Soon after he started work he became concerned he might become implicated in a people-smuggling operation being run by his boss.

Mr Peter contacted the Australian embassy in Jakarta and had several meetings with an AFP liaison officer. He provided police with photocopies of passports and tickets obtained for 26 asylum-seekers, and his information led to raids by Indonesian police in November 1999.

Mr Peter said he fled to Bali soon after for fear of reprisals, and out of desperation paid another people-smuggler $1000 for passage to Australia.

A Refugee Review Tribunal ruling on his case conceded he could be at risk of a revenge attack by criminals involved in the people-smuggling ring if he was forced to return to Pakistan.

But the tribunal ruled Mr Peter did not have a legitimate fear of persecution under the five reasons specified by the Refugees Convention.

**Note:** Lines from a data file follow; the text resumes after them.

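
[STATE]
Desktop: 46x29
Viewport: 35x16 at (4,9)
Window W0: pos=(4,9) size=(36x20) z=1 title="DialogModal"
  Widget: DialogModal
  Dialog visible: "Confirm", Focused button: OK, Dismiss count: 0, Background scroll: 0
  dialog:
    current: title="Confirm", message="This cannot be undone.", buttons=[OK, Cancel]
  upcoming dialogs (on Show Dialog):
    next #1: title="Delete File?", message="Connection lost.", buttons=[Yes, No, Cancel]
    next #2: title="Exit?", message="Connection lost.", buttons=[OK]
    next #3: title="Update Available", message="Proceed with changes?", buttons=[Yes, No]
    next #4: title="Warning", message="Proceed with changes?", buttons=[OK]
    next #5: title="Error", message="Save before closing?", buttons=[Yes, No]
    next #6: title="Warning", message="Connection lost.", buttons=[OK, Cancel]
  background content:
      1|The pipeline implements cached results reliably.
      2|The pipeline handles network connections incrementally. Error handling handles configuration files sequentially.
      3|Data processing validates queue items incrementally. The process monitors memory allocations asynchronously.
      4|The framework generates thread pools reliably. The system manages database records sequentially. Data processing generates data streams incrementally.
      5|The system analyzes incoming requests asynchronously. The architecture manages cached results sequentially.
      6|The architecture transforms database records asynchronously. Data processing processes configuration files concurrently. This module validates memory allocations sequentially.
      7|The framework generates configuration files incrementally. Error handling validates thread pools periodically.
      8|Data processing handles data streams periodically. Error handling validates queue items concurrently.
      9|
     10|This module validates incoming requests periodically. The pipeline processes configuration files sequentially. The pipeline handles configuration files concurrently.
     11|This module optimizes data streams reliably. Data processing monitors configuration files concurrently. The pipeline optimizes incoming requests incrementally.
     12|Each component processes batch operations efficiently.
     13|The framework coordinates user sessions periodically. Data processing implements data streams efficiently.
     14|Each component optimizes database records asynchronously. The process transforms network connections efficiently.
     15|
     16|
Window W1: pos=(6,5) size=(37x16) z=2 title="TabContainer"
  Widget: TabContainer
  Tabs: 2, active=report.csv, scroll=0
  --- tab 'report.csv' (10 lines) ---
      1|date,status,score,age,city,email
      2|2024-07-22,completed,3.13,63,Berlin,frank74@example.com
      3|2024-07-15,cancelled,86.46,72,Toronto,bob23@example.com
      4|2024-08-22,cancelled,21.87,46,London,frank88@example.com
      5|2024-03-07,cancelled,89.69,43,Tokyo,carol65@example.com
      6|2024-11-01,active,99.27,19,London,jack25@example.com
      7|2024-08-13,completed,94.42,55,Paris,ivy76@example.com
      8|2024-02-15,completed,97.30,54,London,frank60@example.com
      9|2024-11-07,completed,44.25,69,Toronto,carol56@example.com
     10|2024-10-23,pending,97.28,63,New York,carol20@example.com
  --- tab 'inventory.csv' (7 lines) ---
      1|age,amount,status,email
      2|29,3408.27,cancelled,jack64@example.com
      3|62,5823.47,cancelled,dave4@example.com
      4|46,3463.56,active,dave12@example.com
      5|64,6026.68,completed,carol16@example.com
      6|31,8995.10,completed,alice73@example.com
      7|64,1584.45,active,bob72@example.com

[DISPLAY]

┏━┃────────────────────────────────
┃ ┃date,status,score,age,city,email
┠─┃2024-07-22,completed,3.13,63,Ber
┃T┃2024-07-15,cancelled,86.46,72,To
┃T┃2024-08-22,cancelled,21.87,46,Lo
┃D┃2024-03-07,cancelled,89.69,43,To
┃T┃2024-11-01,active,99.27,19,Londo
┃T┃2024-08-13,completed,94.42,55,Pa
┃T┃2024-02-15,completed,97.30,54,Lo
┃T┃2024-11-07,completed,44.25,69,To
┃D┃2024-10-23,pending,97.28,63,New 
┃ ┗━━━━━━━━━━━━━━━━━━━━━━━━━━━━━━━━
┃This└────────────────────────┘ req
┃This module optimizes data streams
┃Each component processes batch ope
┃The framework coordinates user ses


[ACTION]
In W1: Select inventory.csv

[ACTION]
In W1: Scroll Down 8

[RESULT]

┏━┃────────────────────────────────
┃ ┃64,1584.45,active,bob72@example.
┠─┃                                
┃T┃                                
┃T┃                                
┃D┃                                
┃T┃                                
┃T┃                                
┃T┃                                
┃T┃                                
┃D┃                                
┃ ┗━━━━━━━━━━━━━━━━━━━━━━━━━━━━━━━━
┃This└────────────────────────┘ req
┃This module optimizes data streams
┃Each component processes batch ope
┃The framework coordinates user ses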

The tribunal said it was satisfied that "any harm befalling the applicant . . . would be the result solely of a desire for revenge and not for any of the five Convention reasons".

These are a well-founded fear of persecution for reasons of race, religion, nationality, political opinion or membership of a particular social group.

Appeals to the Federal Court and an application for leave to appeal to the High Court failed.

A spokesman for Senator Vanstone said she would not comment on individual cases for privacy reasons and because she might have to consider them.